Intense physical activity can be another uncommon etiology of SBO. As aforementioned, studies suggest an inverse relationship exists between exercise and gastrointestinal disease with mild to moderate activity [5]. Despite this suggestion, de Oliveira and Burini caution that strenuous exercise coupled with dehydration exacerbates the risk of gastrointestinal symptoms [4]. Additionally, van Nieuwenhoven et al. hypothesized that running decreases small bowel transit time and blood flow, thereby increasing SBO risk [19]. Therefore, exercise serves both as a preventive measure for long-term GI disease, but in strenuous conditions, may potentiate acute illness.

The list of uncommon etiologies continues with researchers such as Massalou et al., suggesting that even recent air travel may contribute to SBO due to the threat barometric changes pose to hollow viscera.
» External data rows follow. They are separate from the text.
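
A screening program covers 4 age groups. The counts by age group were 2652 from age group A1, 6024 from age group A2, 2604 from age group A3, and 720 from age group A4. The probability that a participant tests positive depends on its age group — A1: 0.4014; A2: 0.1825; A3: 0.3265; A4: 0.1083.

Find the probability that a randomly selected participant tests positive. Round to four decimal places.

Total: 2652 + 6024 + 2604 + 720 = 12000.
P(A1) = 2652/12000 = 0.221. P(A2) = 6024/12000 = 0.502. P(A3) = 2604/12000 = 0.217. P(A4) = 720/12000 = 0.06.
P(T) = P(T|A1)·P(A1) + P(T|A2)·P(A2) + P(T|A3)·P(A3) + P(T|A4)·P(A4)
      = 0.4014·0.221 + 0.1825·0.502 + 0.3265·0.217 + 0.1083·0.06
      = 0.0887094 + 0.091615 + 0.0708505 + 0.006498 = 0.2576729

P(T) ≈ 0.2577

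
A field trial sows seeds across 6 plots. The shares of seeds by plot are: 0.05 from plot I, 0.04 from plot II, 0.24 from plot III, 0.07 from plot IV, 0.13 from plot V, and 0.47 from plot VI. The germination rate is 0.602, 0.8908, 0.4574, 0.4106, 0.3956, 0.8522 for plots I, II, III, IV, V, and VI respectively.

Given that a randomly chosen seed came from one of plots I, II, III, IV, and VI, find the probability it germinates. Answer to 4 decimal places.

P(G|S) ≈ 0.6952

Let S = {I, II, III, IV, VI}.
P(S) = 0.05 + 0.04 + 0.24 + 0.07 + 0.47 = 0.87.
P(G ∩ S) = 0.602·0.05 + 0.8908·0.04 + 0.4574·0.24 + 0.4106·0.07 + 0.8522·0.47 = 0.0301 + 0.035632 + 0.109776 + 0.028742 + 0.400534 = 0.604784.
P(G | S) = 0.604784 / 0.87 = 0.695154…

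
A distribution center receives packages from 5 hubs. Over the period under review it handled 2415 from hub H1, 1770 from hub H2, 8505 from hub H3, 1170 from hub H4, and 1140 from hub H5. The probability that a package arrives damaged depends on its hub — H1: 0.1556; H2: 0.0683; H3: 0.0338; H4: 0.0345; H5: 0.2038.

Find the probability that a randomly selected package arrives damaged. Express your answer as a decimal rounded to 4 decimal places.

P(D) ≈ 0.0705

Total: 2415 + 1770 + 8505 + 1170 + 1140 = 15000.
P(H1) = 2415/15000 = 0.161. P(H2) = 1770/15000 = 0.118. P(H3) = 8505/15000 = 0.567. P(H4) = 1170/15000 = 0.078. P(H5) = 1140/15000 = 0.076.
Using total probability over the partition,
P(D) = P(D|H1)·P(H1) + P(D|H2)·P(H2) + P(D|H3)·P(H3) + P(D|H4)·P(H4) + P(D|H5)·P(H5)
      = 0.1556·0.161 + 0.0683·0.118 + 0.0338·0.567 + 0.0345·0.078 + 0.2038·0.076
      = 0.0250516 + 0.0080594 + 0.0191646 + 0.002691 + 0.0154888 = 0.0704554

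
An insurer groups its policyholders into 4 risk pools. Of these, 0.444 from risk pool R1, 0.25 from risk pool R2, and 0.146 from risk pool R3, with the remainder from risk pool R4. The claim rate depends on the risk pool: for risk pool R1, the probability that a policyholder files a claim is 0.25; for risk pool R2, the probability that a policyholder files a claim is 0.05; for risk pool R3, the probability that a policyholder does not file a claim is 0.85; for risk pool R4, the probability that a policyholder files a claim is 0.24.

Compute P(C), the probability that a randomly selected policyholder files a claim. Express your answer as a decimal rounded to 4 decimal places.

P(C) ≈ 0.1838

P(R4) = 1 − (0.444 + 0.25 + 0.146) = 0.16.
P(C|R3) = 1 − 0.85 = 0.15.
Using total probability over the partition,
P(C) = P(C|R1)·P(R1) + P(C|R2)·P(R2) + P(C|R3)·P(R3) + P(C|R4)·P(R4)
      = 0.25·0.444 + 0.05·0.25 + 0.15·0.146 + 0.24·0.16
      = 0.111 + 0.0125 + 0.0219 + 0.0384 = 0.1838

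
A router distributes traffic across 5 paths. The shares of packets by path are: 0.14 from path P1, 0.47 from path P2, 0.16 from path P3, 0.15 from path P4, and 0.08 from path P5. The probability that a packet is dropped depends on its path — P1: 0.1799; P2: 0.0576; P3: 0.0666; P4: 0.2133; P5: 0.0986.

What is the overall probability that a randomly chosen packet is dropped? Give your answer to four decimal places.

P(L) = P(L|P1)·P(P1) + P(L|P2)·P(P2) + P(L|P3)·P(P3) + P(L|P4)·P(P4) + P(L|P5)·P(P5)
      = 0.1799·0.14 + 0.0576·0.47 + 0.0666·0.16 + 0.2133·0.15 + 0.0986·0.08
      = 0.025186 + 0.027072 + 0.010656 + 0.031995 + 0.007888 = 0.102797

P(L) ≈ 0.1028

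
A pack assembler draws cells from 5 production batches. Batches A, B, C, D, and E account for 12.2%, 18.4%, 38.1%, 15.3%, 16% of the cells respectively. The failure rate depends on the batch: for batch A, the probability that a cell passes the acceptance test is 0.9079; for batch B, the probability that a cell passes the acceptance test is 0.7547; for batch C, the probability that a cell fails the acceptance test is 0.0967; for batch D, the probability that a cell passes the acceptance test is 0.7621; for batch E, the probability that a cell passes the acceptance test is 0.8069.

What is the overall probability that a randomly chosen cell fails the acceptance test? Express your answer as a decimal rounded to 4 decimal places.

P(F) ≈ 0.1605

P(F|A) = 1 − 0.9079 = 0.0921.
P(F|B) = 1 − 0.7547 = 0.2453.
P(F|D) = 1 − 0.7621 = 0.2379.
P(F|E) = 1 − 0.8069 = 0.1931.
P(F) = P(F|A)·P(A) + P(F|B)·P(B) + P(F|C)·P(C) + P(F|D)·P(D) + P(F|E)·P(E)
      = 0.0921·0.122 + 0.2453·0.184 + 0.0967·0.381 + 0.2379·0.153 + 0.1931·0.16
      = 0.0112362 + 0.0451352 + 0.0368427 + 0.0363987 + 0.030896 = 0.1605088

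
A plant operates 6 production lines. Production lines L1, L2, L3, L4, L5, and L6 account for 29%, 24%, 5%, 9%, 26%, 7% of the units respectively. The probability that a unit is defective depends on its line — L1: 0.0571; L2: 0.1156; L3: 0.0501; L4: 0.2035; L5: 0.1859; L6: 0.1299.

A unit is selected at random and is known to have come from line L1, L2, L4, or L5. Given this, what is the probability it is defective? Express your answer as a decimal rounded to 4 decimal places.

0.1261

Let S = {L1, L2, L4, L5}.
P(S) = 0.29 + 0.24 + 0.09 + 0.26 = 0.88.
P(D ∩ S) = 0.0571·0.29 + 0.1156·0.24 + 0.2035·0.09 + 0.1859·0.26 = 0.016559 + 0.027744 + 0.018315 + 0.048334 = 0.110952.
P(D | S) = 0.110952 / 0.88 = 0.126082…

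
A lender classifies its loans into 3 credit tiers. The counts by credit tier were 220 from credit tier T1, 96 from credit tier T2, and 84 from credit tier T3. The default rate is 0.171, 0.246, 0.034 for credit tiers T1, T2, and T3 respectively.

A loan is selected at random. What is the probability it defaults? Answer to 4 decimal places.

0.1602

Total: 220 + 96 + 84 = 400.
P(T1) = 220/400 = 0.55. P(T2) = 96/400 = 0.24. P(T3) = 84/400 = 0.21.
Using total probability over the partition,
P(D) = P(D|T1)·P(T1) + P(D|T2)·P(T2) + P(D|T3)·P(T3)
      = 0.171·0.55 + 0.246·0.24 + 0.034·0.21
      = 0.09405 + 0.05904 + 0.00714 = 0.16023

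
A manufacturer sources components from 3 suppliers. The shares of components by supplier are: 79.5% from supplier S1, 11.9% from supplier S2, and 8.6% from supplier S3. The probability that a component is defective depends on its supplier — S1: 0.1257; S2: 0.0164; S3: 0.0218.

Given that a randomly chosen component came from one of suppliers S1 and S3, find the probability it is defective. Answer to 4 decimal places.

Let S = {S1, S3}.
P(S) = 0.795 + 0.086 = 0.881.
P(D ∩ S) = 0.1257·0.795 + 0.0218·0.086 = 0.0999315 + 0.0018748 = 0.1018063.
P(D | S) = 0.1018063 / 0.881 = 0.115558…

0.1156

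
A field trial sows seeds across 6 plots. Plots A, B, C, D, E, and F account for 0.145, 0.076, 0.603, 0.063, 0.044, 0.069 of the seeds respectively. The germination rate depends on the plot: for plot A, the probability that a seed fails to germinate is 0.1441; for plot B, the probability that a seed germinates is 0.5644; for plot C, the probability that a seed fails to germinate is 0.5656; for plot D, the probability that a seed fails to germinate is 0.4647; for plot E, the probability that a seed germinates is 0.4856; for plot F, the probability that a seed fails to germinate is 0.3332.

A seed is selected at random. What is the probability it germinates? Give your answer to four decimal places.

P(G|A) = 1 − 0.1441 = 0.8559.
P(G|C) = 1 − 0.5656 = 0.4344.
P(G|D) = 1 − 0.4647 = 0.5353.
P(G|F) = 1 − 0.3332 = 0.6668.
P(G) = P(G|A)·P(A) + P(G|B)·P(B) + P(G|C)·P(C) + P(G|D)·P(D) + P(G|E)·P(E) + P(G|F)·P(F)
      = 0.8559·0.145 + 0.5644·0.076 + 0.4344·0.603 + 0.5353·0.063 + 0.4856·0.044 + 0.6668·0.069
      = 0.1241055 + 0.0428944 + 0.2619432 + 0.0337239 + 0.0213664 + 0.0460092 = 0.5300426

P(G) ≈ 0.5300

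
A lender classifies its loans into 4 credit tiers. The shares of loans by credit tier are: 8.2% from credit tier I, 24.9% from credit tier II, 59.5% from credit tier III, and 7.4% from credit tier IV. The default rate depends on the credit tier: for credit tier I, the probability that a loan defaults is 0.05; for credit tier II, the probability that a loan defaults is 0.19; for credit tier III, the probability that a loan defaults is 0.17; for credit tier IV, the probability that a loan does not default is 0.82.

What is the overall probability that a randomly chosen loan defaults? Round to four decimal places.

P(D|IV) = 1 − 0.82 = 0.18.
P(D) = P(D|I)·P(I) + P(D|II)·P(II) + P(D|III)·P(III) + P(D|IV)·P(IV)
      = 0.05·0.082 + 0.19·0.249 + 0.17·0.595 + 0.18·0.074
      = 0.0041 + 0.04731 + 0.10115 + 0.01332 = 0.16588

P(D) ≈ 0.1659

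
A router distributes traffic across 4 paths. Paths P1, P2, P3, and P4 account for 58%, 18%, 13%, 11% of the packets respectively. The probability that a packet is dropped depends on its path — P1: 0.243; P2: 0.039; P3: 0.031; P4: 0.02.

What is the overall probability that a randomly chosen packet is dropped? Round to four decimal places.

P(L) ≈ 0.1542

Summing over the partition,
P(L) = P(L|P1)·P(P1) + P(L|P2)·P(P2) + P(L|P3)·P(P3) + P(L|P4)·P(P4)
      = 0.243·0.58 + 0.039·0.18 + 0.031·0.13 + 0.02·0.11
      = 0.14094 + 0.00702 + 0.00403 + 0.0022 = 0.15419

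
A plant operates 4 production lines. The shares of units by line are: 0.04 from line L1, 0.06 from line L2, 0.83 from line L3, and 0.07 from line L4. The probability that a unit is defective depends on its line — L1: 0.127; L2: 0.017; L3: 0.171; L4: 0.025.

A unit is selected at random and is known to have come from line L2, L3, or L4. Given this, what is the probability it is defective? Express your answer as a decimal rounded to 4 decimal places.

Let S = {L2, L3, L4}.
P(S) = 0.06 + 0.83 + 0.07 = 0.96.
P(D ∩ S) = 0.017·0.06 + 0.171·0.83 + 0.025·0.07 = 0.00102 + 0.14193 + 0.00175 = 0.1447.
P(D | S) = 0.1447 / 0.96 = 0.150729…

P(D|S) ≈ 0.1507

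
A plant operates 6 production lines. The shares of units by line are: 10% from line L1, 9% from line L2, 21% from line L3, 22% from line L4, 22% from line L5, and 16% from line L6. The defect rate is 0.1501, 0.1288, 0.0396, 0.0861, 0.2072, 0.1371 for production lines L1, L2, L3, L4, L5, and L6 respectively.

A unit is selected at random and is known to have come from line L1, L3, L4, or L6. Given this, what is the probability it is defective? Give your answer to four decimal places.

P(D|S) ≈ 0.0930

Let S = {L1, L3, L4, L6}.
P(S) = 0.1 + 0.21 + 0.22 + 0.16 = 0.69.
P(D ∩ S) = 0.1501·0.1 + 0.0396·0.21 + 0.0861·0.22 + 0.1371·0.16 = 0.01501 + 0.008316 + 0.018942 + 0.021936 = 0.064204.
P(D | S) = 0.064204 / 0.69 = 0.093049…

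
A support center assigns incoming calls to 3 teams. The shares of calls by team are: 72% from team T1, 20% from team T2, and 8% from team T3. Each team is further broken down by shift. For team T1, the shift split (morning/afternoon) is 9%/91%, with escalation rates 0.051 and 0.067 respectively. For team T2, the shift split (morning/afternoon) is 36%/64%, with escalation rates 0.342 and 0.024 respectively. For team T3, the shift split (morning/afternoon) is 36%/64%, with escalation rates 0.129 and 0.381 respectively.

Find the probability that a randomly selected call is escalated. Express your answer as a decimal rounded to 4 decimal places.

0.0981

P(E|T1) = 0.09·0.051 + 0.91·0.067 = 0.00459 + 0.06097 = 0.06556
P(E|T2) = 0.36·0.342 + 0.64·0.024 = 0.12312 + 0.01536 = 0.13848
P(E|T3) = 0.36·0.129 + 0.64·0.381 = 0.04644 + 0.24384 = 0.29028
Then overall,
P(E) = 0.72·0.06556 + 0.2·0.13848 + 0.08·0.29028
      = 0.0472032 + 0.027696 + 0.0232224 = 0.0981216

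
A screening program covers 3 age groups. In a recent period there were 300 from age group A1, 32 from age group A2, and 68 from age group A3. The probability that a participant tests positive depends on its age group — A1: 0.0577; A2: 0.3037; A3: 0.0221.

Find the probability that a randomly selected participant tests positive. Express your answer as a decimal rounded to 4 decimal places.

0.0713

Total: 300 + 32 + 68 = 400.
P(A1) = 300/400 = 0.75. P(A2) = 32/400 = 0.08. P(A3) = 68/400 = 0.17.
P(T) = P(T|A1)·P(A1) + P(T|A2)·P(A2) + P(T|A3)·P(A3)
      = 0.0577·0.75 + 0.3037·0.08 + 0.0221·0.17
      = 0.043275 + 0.024296 + 0.003757 = 0.071328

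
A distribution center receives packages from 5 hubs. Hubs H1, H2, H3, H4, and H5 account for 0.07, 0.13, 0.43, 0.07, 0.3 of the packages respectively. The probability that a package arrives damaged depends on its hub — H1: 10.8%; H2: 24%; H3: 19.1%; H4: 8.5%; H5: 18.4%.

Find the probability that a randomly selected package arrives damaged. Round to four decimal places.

Using total probability over the partition,
P(D) = P(D|H1)·P(H1) + P(D|H2)·P(H2) + P(D|H3)·P(H3) + P(D|H4)·P(H4) + P(D|H5)·P(H5)
      = 0.108·0.07 + 0.24·0.13 + 0.191·0.43 + 0.085·0.07 + 0.184·0.3
      = 0.00756 + 0.0312 + 0.08213 + 0.00595 + 0.0552 = 0.18204

P(D) ≈ 0.1820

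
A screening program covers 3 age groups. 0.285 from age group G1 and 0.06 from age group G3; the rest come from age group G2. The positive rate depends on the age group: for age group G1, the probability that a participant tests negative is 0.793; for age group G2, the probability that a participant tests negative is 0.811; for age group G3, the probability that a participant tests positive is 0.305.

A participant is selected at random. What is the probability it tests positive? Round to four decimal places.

P(G2) = 1 − (0.285 + 0.06) = 0.655.
P(T|G1) = 1 − 0.793 = 0.207.
P(T|G2) = 1 − 0.811 = 0.189.
P(T) = P(T|G1)·P(G1) + P(T|G2)·P(G2) + P(T|G3)·P(G3)
      = 0.207·0.285 + 0.189·0.655 + 0.305·0.06
      = 0.058995 + 0.123795 + 0.0183 = 0.20109

P(T) ≈ 0.2011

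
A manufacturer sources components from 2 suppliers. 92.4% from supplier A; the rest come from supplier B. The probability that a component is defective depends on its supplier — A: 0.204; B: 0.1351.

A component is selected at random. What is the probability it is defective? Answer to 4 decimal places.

0.1988

P(B) = 1 − (0.924) = 0.076.
P(D) = P(D|A)·P(A) + P(D|B)·P(B)
      = 0.204·0.924 + 0.1351·0.076
      = 0.188496 + 0.0102676 = 0.1987636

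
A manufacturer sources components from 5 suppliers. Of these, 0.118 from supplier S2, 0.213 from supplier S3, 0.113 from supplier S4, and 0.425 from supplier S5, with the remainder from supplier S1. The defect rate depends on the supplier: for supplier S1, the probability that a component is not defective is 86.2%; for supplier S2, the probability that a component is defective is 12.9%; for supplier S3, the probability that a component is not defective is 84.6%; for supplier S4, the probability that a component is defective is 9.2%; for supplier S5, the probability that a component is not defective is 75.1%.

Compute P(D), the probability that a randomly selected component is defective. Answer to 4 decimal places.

P(S1) = 1 − (0.118 + 0.213 + 0.113 + 0.425) = 0.131.
P(D|S1) = 1 − 0.862 = 0.138.
P(D|S3) = 1 − 0.846 = 0.154.
P(D|S5) = 1 − 0.751 = 0.249.
P(D) = P(D|S1)·P(S1) + P(D|S2)·P(S2) + P(D|S3)·P(S3) + P(D|S4)·P(S4) + P(D|S5)·P(S5)
      = 0.138·0.131 + 0.129·0.118 + 0.154·0.213 + 0.092·0.113 + 0.249·0.425
      = 0.018078 + 0.015222 + 0.032802 + 0.010396 + 0.105825 = 0.182323

P(D) ≈ 0.1823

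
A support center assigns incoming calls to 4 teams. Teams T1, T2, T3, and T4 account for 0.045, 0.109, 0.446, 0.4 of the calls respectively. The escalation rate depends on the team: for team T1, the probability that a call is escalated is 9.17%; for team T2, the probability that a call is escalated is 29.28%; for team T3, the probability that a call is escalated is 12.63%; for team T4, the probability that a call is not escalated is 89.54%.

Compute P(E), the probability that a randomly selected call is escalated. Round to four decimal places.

P(E|T4) = 1 − 0.8954 = 0.1046.
By the law of total probability,
P(E) = P(E|T1)·P(T1) + P(E|T2)·P(T2) + P(E|T3)·P(T3) + P(E|T4)·P(T4)
      = 0.0917·0.045 + 0.2928·0.109 + 0.1263·0.446 + 0.1046·0.4
      = 0.0041265 + 0.0319152 + 0.0563298 + 0.04184 = 0.1342115

P(E) ≈ 0.1342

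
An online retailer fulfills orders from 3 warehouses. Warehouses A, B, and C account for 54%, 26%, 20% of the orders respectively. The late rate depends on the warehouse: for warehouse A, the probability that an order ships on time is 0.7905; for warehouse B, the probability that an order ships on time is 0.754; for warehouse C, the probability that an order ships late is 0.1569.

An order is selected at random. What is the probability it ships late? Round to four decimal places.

P(L|A) = 1 − 0.7905 = 0.2095.
P(L|B) = 1 − 0.754 = 0.246.
P(L) = P(L|A)·P(A) + P(L|B)·P(B) + P(L|C)·P(C)
      = 0.2095·0.54 + 0.246·0.26 + 0.1569·0.2
      = 0.11313 + 0.06396 + 0.03138 = 0.20847

P(L) ≈ 0.2085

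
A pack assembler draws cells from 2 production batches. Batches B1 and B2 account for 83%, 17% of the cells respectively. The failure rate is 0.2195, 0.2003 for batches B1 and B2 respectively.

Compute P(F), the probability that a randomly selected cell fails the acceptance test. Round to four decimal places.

P(F) ≈ 0.2162

Using total probability over the partition,
P(F) = P(F|B1)·P(B1) + P(F|B2)·P(B2)
      = 0.2195·0.83 + 0.2003·0.17
      = 0.182185 + 0.034051 = 0.216236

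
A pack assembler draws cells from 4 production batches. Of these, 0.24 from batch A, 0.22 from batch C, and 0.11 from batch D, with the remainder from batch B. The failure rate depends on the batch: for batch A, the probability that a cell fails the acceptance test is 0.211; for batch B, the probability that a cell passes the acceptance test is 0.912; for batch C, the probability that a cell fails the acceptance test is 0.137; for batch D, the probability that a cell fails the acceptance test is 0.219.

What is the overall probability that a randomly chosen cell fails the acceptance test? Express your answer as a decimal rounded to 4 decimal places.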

This likens the risk of SBO to the risk of deep vein thrombosis and pneumothorax associated with flight [20]. Although many of the aforementioned etiologies are speculative, careful consideration and awareness of the possibilities helps physicians to make sound medical decisions and tailor the treatment plan to the patient’s unique presentation and risk factors.

Though definitive diagnosis of an SBO necessitates direct visualization via laparoscopy, history, physical examination, and CT were sufficient to suggest the diagnosis of an SBO in this case. Conservative management was successful, thereby avoiding unnecessary surgical risks. Furthermore, the patient was able to return to play more quickly because there was no surgical intervention. Given her comprehensive outpatient workup which failed to reveal any predisposing factors for her SBO, the exact etiology of the SBO remains unknown. This case highlights the importance of clinical acumen and utilization of adjunctive tests, specifically imaging, to render diagnoses and provide treatment suited to the patient’s lifestyle. It also illustrates diagnostic challenges that may come from intrinsic difficulties of patient history taking. In order to identify a rare etiology for an SBO, a physician must be aware of the numerous possibilities and explore them thoroughly with the patient. Furthermore, this patient’s case is unique in that she experienced full resolution of the SBO within twelve hours and returned to elite competition five days after initial presentation, despite the absence of clear recommendations within the literature regarding the timing of safe to return to play after an acute SBO.

Data Availability

For further questions related to the content of this case report, the readers can contact the corresponding author.

Conflicts of Interest

The authors have no conflicts of interest to declare.

Acknowledgments

The authors are grateful to their patient for her written permission to use this case report for the advancement of science and patient care.